Kelebihan muatan ini yang membuat sistem pengereman kendaraan tersebut terganggu. Ditambah, jalanan di lokasi kejadian sedikit menurun dan membuat truk hilang kendali. Itu pula yang membuat kendaraan ini menabrak apa saja yang ada di depannya hingga melibatkan 21 kendaraan.

Kapolda Jawa Barat Irjen Rudi Sufahriadi yang memastikan hal itu setelah anggotanya melakukan pemeriksaan tempat kejadian perkara. 

"Dari keterangan saksi, kendaraan tersebut mengangkut 34 ton tanah merah. Padahal, kapasitas dari dump truck itu hanya 20 ton. Jadi jelas, itu overload," katanya dilansir Antara, Rabu (4/9/2019).

Kapolres Purwakarta AKBP Martius mengatakan, kecelakaan ini melibatkan dua dump truk yang dimiliki satu perusahaan yang sama. Salah satunya dikendarai Subana.

Kepada polisi, Subana bercerita tentang kecelakaan ini. Dia mengatakan, awalnya dua truk ini berjalan sejajar. Truk yang dikemudikan Subana berada di depan truk rekannya, Dedi Hidayat. 

Tak berapa lama, Dedi menyalip Subana. Dedi menelepon, dan bilang remnya blong akibat kurang angin. Namun, selang berapa menit, Dedi menelepon lagi dan bilang, remnya sudah normal. 

Setelah itu, mereka terpisah jarak. Selanjutnya, entah bagaimana truk Dedi terguling. Sementara, truk Subana masih jauh di belakang. 

Kemudian, empat kendaraan terhenti karena truk Dedi terguling. Truk milik Subana pun sampai di lokasi. 

Tapi, truknya kehilangan kendali karena rem blong dan menabrak semua kendaraan yang ada di depannya, termasuk membuat kecelakaan beruntun di belakangnya. Dedi pun tewas atas peristiwa ini.

Kecelakaan ini mengakibatkan delapan orang meninggal dunia dan puluhan orang luka-luka. Empat korban meninggal sudah diidentifikasi, sementara sisanya belum. 

Empat korban yang meninggal tersebut adalah Ngendi Budiyanto (62) warga Jakarta Selatan, Iwan (34) warga Tangerang, Dedi Hidayat (45) warga Cilincing, Jakarta Utara serta Hendra Cahyana (64) warga Tanjung Priok, Jakarta Utara.


Kecelakaan beruntun di Tol Cipularang, Purwakarta. (Foto: Instagram @warung_jurnalis)

Evaluasi tol Cipularang

Dirjen Perhubungan Darat (Kemenhub) Budi Setiyadi menduga, kecelakaan di lokasi ini terjadi karena geometrik jalan yang tidak biasa. Sebab, di lokasi ini kondisinya agak tikungan dan menurun. 

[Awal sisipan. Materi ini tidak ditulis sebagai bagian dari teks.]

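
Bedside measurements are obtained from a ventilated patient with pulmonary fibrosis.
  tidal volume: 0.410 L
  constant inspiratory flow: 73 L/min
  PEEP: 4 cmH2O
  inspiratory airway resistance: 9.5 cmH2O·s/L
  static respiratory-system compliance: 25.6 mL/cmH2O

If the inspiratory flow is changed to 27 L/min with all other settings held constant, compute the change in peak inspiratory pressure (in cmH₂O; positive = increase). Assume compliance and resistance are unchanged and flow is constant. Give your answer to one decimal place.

Flow: 73 L/min ÷ 60 = 1.2167 L/s.
New flow: 27 L/min ÷ 60 = 0.45 L/s.
PIP = Vt/C + R·V̇ + PEEP (constant-flow equation of motion).
Only the resistive term changes: ΔPIP = R × ΔV̇ = 9.5 × (0.45 − 1.2167) = 9.5 × -0.7667 = -7.284 cmH2O.

-7.3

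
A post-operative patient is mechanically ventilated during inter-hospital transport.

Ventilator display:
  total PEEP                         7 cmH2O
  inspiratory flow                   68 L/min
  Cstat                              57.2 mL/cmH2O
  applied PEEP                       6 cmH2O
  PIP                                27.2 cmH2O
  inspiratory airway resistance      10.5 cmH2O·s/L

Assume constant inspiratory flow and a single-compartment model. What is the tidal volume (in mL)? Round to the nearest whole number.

475

Flow: 68 L/min ÷ 60 = 1.1333 L/s.
Total PEEP = 7 cmH2O (set 6 + intrinsic 1); this is the baseline alveolar pressure.
Equation of motion (constant flow): PIP = Vt/C + R·V̇ + PEEP.
Vt/C = PIP − R·V̇ − PEEP = 27.2 − 11.9 − 7 = 8.3 cmH2O.
Vt = C × 8.3 = 57.2 × 8.3 = 474.76 mL.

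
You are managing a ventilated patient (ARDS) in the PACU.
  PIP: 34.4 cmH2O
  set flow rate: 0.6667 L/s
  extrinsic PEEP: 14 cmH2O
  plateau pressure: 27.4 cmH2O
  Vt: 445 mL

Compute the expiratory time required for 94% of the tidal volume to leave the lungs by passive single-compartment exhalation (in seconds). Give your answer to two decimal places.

0.98

R = (PIP − Pplat)/V̇ = (34.4 − 27.4) / 0.6667 = 7.0/0.6667 = 10.499 cmH2O·s/L.
C = Vt/(Pplat − PEEP) = 445.0 / (27.4 − 14) = 445.0/13.4 = 33.209 mL/cmH2O.
τ = R × C = 10.499 × 0.03321 L/cmH2O = 0.3487 s.
t = −τ·ln(1 − 0.94) = −0.3487·ln(0.06) = 0.981 s.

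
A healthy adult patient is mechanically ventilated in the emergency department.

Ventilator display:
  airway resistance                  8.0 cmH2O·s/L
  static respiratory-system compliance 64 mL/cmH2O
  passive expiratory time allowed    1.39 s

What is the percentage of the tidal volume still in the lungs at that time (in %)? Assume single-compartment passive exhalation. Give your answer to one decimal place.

τ = R × C = 8.0 × 64 mL/cmH2O = 8.0 × 0.064 L/cmH2O = 0.512 s.
Passive exhalation: V(t)/V₀ = e^(−t/τ) = e^(−1.39/0.512) = 0.06622.
Fraction remaining = 0.06622 → 6.622%.

6.6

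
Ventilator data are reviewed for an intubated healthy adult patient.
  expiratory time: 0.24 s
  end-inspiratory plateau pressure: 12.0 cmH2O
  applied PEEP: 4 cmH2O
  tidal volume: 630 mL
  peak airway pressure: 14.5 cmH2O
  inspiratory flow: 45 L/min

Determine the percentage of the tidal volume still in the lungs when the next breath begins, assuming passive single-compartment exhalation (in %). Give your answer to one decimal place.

Flow: 45 L/min ÷ 60 = 0.75 L/s.
R = (PIP − Pplat)/V̇ = (14.5 − 12.0) / 0.75 = 2.5/0.75 = 3.333 cmH2O·s/L.
C = Vt/(Pplat − PEEP) = 630.0 / (12.0 − 4) = 630.0/8.0 = 78.75 mL/cmH2O.
τ = R × C = 3.333 × 0.07875 L/cmH2O = 0.2625 s.
Fraction remaining at end-expiration = e^(−Te/τ) = e^(−0.24/0.2625) = 0.4008 → 40.08%.

40.1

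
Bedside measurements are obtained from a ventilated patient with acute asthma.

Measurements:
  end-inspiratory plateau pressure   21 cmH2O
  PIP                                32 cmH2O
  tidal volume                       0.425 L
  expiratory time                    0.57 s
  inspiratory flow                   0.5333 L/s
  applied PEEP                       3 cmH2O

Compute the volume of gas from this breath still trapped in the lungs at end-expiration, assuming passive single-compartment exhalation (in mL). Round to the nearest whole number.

R = (PIP − Pplat)/V̇ = (32 − 21) / 0.5333 = 11.0/0.5333 = 20.626 cmH2O·s/L.
C = Vt/(Pplat − PEEP) = 425.0 / (21 − 3) = 425.0/18.0 = 23.611 mL/cmH2O.
τ = R × C = 20.626 × 0.02361 L/cmH2O = 0.487 s.
Fraction remaining = e^(−Te/τ) = e^(−0.57/0.487) = 0.3102.
Trapped volume = 425.0 × 0.3102 = 131.84 mL.

132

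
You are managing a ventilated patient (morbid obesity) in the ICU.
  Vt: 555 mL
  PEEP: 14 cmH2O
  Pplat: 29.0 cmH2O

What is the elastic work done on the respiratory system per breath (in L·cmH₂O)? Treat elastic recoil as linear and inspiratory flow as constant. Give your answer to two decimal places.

4.16

Elastic work ≈ ½ × (Pplat − PEEP) × Vt = 0.5 × (29.0 − 14) × 0.555 L = 0.5 × 15.0 × 0.555 = 4.163 L·cmH2O.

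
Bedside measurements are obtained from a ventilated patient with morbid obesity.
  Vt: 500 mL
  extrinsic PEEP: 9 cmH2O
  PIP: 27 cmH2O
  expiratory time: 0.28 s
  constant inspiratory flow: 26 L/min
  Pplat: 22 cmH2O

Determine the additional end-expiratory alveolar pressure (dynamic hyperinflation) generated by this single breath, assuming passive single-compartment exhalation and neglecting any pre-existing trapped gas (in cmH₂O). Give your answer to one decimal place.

6.9

Flow: 26 L/min ÷ 60 = 0.4333 L/s.
R = (PIP − Pplat)/V̇ = (27 − 22) / 0.4333 = 5.0/0.4333 = 11.539 cmH2O·s/L.
C = Vt/(Pplat − PEEP) = 500.0 / (22 − 9) = 500.0/13.0 = 38.462 mL/cmH2O.
τ = R × C = 11.539 × 0.03846 L/cmH2O = 0.4438 s.
Fraction remaining = e^(−Te/τ) = e^(−0.28/0.4438) = 0.5321; trapped volume = 500.0 × 0.5321 = 266.05 mL.
Additional alveolar pressure from trapping ≈ V_trapped / C = 266.05 / 38.462 = 6.917 cmH2O.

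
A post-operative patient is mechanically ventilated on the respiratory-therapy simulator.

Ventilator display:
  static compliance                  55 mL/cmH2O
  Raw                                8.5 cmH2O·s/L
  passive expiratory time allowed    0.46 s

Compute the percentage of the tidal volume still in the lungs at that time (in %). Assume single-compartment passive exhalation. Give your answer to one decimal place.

τ = R × C = 8.5 × 55 mL/cmH2O = 8.5 × 0.055 L/cmH2O = 0.4675 s.
Passive exhalation: V(t)/V₀ = e^(−t/τ) = e^(−0.46/0.4675) = 0.3738.
Fraction remaining = 0.3738 → 37.38%.

37.4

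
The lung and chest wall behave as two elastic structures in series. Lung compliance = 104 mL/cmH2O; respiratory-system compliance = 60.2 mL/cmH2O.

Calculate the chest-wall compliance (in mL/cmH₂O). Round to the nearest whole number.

143

1/Ccw = 1/Crs − 1/CL.
1/Ccw = 1/60.2 − 1/104 = 0.006996.
Ccw = 142.94 mL/cmH2O.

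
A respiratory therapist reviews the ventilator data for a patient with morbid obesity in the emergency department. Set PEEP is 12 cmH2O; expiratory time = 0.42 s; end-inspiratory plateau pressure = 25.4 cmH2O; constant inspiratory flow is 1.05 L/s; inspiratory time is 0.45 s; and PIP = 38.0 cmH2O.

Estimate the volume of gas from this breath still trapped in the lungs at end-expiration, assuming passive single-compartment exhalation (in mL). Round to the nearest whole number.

175

Vt = flow × Ti = 1.05 L/s × 0.45 s × 1000 mL/L = 472.5 mL.
R = (PIP − Pplat)/V̇ = (38.0 − 25.4) / 1.05 = 12.6/1.05 = 12.0 cmH2O·s/L.
C = Vt/(Pplat − PEEP) = 472.5 / (25.4 − 12) = 472.5/13.4 = 35.261 mL/cmH2O.
τ = R × C = 12.0 × 0.03526 L/cmH2O = 0.4231 s.
Fraction remaining = e^(−Te/τ) = e^(−0.42/0.4231) = 0.3706.
Trapped volume = 472.5 × 0.3706 = 175.11 mL.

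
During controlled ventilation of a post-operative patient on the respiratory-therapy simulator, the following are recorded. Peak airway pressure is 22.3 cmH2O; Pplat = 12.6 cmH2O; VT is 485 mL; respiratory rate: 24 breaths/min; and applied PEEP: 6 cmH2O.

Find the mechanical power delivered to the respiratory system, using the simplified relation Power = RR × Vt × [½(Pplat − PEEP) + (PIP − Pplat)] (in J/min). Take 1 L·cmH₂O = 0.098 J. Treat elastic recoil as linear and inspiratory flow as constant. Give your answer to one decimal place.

Per-breath work = Vt × [½(Pplat−PEEP) + (PIP−Pplat)] = 0.485 × [0.5×6.6 + 9.7] = 0.485 × 13.0 = 6.305 L·cmH2O.
Power = 24 × 6.305 = 151.32 L·cmH2O/min.
× 0.098 J/(L·cmH2O) → 14.829 J/min.

14.8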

Ditambah, ada kencederungan pengendara yang dari arah Bandung menuju Jakarta akan memacu kendaraan dengan kecepatan tinggi saat melintasi jalur ini.

"Nah mungkin di situ lah pada saat dari Bandung menikung itu mungkin kecepatan cukup tinggi kemudian turunan gitu," kata dia.

Namun Budi belum mengambil kesimpulan resmi penyebab kecelakaan tersebut. Kemenhub pun menerjunkan tim untuk mengetahui penyebab pastinya.

Menteri Perhubungan Budi Karya membentuk tim untuk menganalisis kondisi jalur Tol Cipularang KM 90 yang kerap menjadi lokasi kecelakaan agar tidak terjadi lagi di kemudian hari.

"Karena yang sering terjadi (kecelakaan) kan di KM 90 ini. Kita harus evaluasi," katanya.

Budi menugaskan Dirjen Darat dan KNKT untuk melakukan evaluasi ini. Dia juga akan melibatkan Institut Teknologi Bandung (ITB) untuk melakukan kajian tersebut.

Menurut dia, kajian yang dilakukan membutuhkan waktu setidaknya satu minggu, terutama yang berkaitan dengan teknis dan struktur.

"Kalau yang berkaitan dengan teknis, struktural, kita butuhkan paling tidak satu minggu untuk menganalisis apa yang terjadi," katanya.